Alice looks up at the sound of footsteps. It’s the woman with the mahogany skin. She’s wearing casual PD garb, pants and utility jacket, and is carrying a satchel.
Mary Choy kneels beside Alice. I’m very sorry about your friend,” she says, touching Alice’s face and then holding her hand. Alice does not draw back; this is the person she wants. The touch feels as good as anything can feel now.
“Someone tried to kill me.”
“I know. All right.” Mary pats her hand, stands, and speaks to the Eastside Comm officer in a low voice. Alice does not want
to hear what she is saying; she does not want to hear anything about Minstrel.
But she catches the response of the Eastside officer: “We’ll link it, then. Keep us informed.”
Mary assures him she will.
“Alice, I’d like you to come with me. If you want, I can protect you.”
“I want to be protected,” Alice says. “I want to talk to you. I want you to like me, I really do.”

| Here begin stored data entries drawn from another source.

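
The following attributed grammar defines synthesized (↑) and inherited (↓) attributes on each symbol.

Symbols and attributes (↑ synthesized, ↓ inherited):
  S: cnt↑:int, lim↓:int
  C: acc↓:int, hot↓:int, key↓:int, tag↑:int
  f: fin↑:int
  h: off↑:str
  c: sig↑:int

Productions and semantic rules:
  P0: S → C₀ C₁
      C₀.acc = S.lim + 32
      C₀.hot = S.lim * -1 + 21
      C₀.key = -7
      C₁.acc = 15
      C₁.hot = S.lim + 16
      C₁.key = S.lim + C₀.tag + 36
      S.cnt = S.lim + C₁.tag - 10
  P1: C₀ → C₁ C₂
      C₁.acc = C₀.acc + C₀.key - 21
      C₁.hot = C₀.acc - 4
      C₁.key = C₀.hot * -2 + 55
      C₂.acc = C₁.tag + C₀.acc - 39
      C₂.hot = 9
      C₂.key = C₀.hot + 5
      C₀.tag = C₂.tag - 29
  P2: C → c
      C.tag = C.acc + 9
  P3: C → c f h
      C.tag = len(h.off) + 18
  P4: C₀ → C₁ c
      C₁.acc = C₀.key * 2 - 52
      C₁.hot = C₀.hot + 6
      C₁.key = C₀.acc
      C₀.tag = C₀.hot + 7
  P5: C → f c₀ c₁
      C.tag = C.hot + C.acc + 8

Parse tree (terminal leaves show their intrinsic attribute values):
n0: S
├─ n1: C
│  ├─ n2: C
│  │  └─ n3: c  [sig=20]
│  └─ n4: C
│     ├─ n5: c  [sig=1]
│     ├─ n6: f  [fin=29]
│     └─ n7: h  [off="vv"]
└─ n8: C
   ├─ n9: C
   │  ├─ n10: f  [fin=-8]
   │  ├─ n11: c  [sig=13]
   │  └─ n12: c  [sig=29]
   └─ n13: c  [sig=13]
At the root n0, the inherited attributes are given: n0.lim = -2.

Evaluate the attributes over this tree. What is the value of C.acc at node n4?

2

1. n0.lim = -2  [given at root]
2. n1.acc = 30  [S.lim + 32]
3. n1.hot = 23  [S.lim * -1 + 21]
4. n1.key = -7  [-7]
5. n2.acc = 2  [C₀.acc + C₀.key - 21]
6. n2.hot = 26  [C₀.acc - 4]
7. n2.key = 9  [C₀.hot * -2 + 55]
8. n3.sig = 20  [terminal]
9. n2.tag = 11  [C.acc + 9]
10. n4.acc = 2  [C₁.tag + C₀.acc - 39]
11. n4.hot = 9  [9]
12. n4.key = 28  [C₀.hot + 5]
13. n5.sig = 1  [terminal]
14. n6.fin = 29  [terminal]
15. n7.off = "vv"  [terminal]
16. n4.tag = 20  [len(h.off) + 18]
17. n1.tag = -9  [C₂.tag - 29]
18. n8.acc = 15  [15]
19. n8.hot = 14  [S.lim + 16]
20. n8.key = 25  [S.lim + C₀.tag + 36]
21. n9.acc = -2  [C₀.key * 2 - 52]
22. n9.hot = 20  [C₀.hot + 6]
23. n9.key = 15  [C₀.acc]
24. n10.fin = -8  [terminal]
25. n11.sig = 13  [terminal]
26. n12.sig = 29  [terminal]
27. n9.tag = 26  [C.hot + C.acc + 8]
28. n13.sig = 13  [terminal]
29. n8.tag = 21  [C₀.hot + 7]
30. n0.cnt = 9  [S.lim + C₁.tag - 10]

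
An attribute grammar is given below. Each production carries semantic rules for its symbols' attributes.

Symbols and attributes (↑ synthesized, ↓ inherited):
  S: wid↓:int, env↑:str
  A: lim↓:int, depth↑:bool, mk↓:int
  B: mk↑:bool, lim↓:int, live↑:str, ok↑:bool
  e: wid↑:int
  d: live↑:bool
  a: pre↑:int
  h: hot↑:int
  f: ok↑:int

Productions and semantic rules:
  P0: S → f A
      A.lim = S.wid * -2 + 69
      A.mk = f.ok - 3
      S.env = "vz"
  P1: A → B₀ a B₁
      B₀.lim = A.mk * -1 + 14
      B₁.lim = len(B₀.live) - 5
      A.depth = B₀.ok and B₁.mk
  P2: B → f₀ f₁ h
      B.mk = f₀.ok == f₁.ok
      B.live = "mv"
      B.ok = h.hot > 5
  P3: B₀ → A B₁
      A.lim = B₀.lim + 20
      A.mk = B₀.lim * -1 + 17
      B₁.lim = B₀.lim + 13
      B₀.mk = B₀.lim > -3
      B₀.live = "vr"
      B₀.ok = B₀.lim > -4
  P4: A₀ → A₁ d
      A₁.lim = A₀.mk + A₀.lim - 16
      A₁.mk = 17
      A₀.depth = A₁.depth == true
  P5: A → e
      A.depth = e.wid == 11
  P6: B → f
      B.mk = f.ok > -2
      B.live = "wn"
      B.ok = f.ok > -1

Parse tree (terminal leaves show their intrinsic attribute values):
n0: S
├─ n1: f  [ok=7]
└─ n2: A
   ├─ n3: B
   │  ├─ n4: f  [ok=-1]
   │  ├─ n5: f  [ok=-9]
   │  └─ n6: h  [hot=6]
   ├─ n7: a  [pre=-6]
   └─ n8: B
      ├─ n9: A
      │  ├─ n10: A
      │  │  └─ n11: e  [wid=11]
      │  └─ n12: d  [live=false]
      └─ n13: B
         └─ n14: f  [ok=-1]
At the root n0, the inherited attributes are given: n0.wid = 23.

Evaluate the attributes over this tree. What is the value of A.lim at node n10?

21

1. n0.wid = 23  [given at root]
2. n1.ok = 7  [terminal]
3. n2.lim = 23  [S.wid * -2 + 69]
4. n2.mk = 4  [f.ok - 3]
5. n3.lim = 10  [A.mk * -1 + 14]
6. n4.ok = -1  [terminal]
7. n5.ok = -9  [terminal]
8. n6.hot = 6  [terminal]
9. n3.mk = false  [f₀.ok == f₁.ok]
10. n3.live = "mv"  ["mv"]
11. n3.ok = true  [h.hot > 5]
12. n7.pre = -6  [terminal]
13. n8.lim = -3  [len(B₀.live) - 5]
14. n9.lim = 17  [B₀.lim + 20]
15. n9.mk = 20  [B₀.lim * -1 + 17]
16. n10.lim = 21  [A₀.mk + A₀.lim - 16]
17. n10.mk = 17  [17]
18. n11.wid = 11  [terminal]
19. n10.depth = true  [e.wid == 11]
20. n12.live = false  [terminal]
21. n9.depth = true  [A₁.depth == true]
22. n13.lim = 10  [B₀.lim + 13]
23. n14.ok = -1  [terminal]
24. n13.mk = true  [f.ok > -2]
25. n13.live = "wn"  ["wn"]
26. n13.ok = false  [f.ok > -1]
27. n8.mk = false  [B₀.lim > -3]
28. n8.live = "vr"  ["vr"]
29. n8.ok = true  [B₀.lim > -4]
30. n2.depth = false  [B₀.ok and B₁.mk]
31. n0.env = "vz"  ["vz"]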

“I like you,” Mary says. “Don’t worry about that. It’s just the pain talking. It’ll go away. You are not a suspect in this or any other case. Though you might be a material witness. If you wish to contact any personal representative, an advocate—”
“My agency needs to know. God, if they dump me—they might dump me.”
“I’ll let them know. Would you like to contact an advocate?”
“No. I… my agency handles that.”
“Will you sign my pad and give me permission to put you under my protection?”
“Yes,” Alice says, and signs the pad with a shaky hand.
“Your agency hasn’t treated you very well, Alice. If you want to contact an outside advocate, let’s do that now. Then you’ll come with me.”
Alice stands on shaky legs. “Minstrel is so sweet,” she tells Mary, as if confiding a secret. “He has never been anything but the sweetest friend. Roddy killed him just because he was with me. Can you believe that?”
“Who’s Roddy?” Mary asks.
In the PD car, Alice tells Mary what little she knows.
Mary listens closely as the car takes them to her home. None of it makes sense. This is the work of an amateur, a cruel and immensely powerful amateur, but still…
A child.
It’s absurd, but at least now the problem is assuming a form, and it has a name.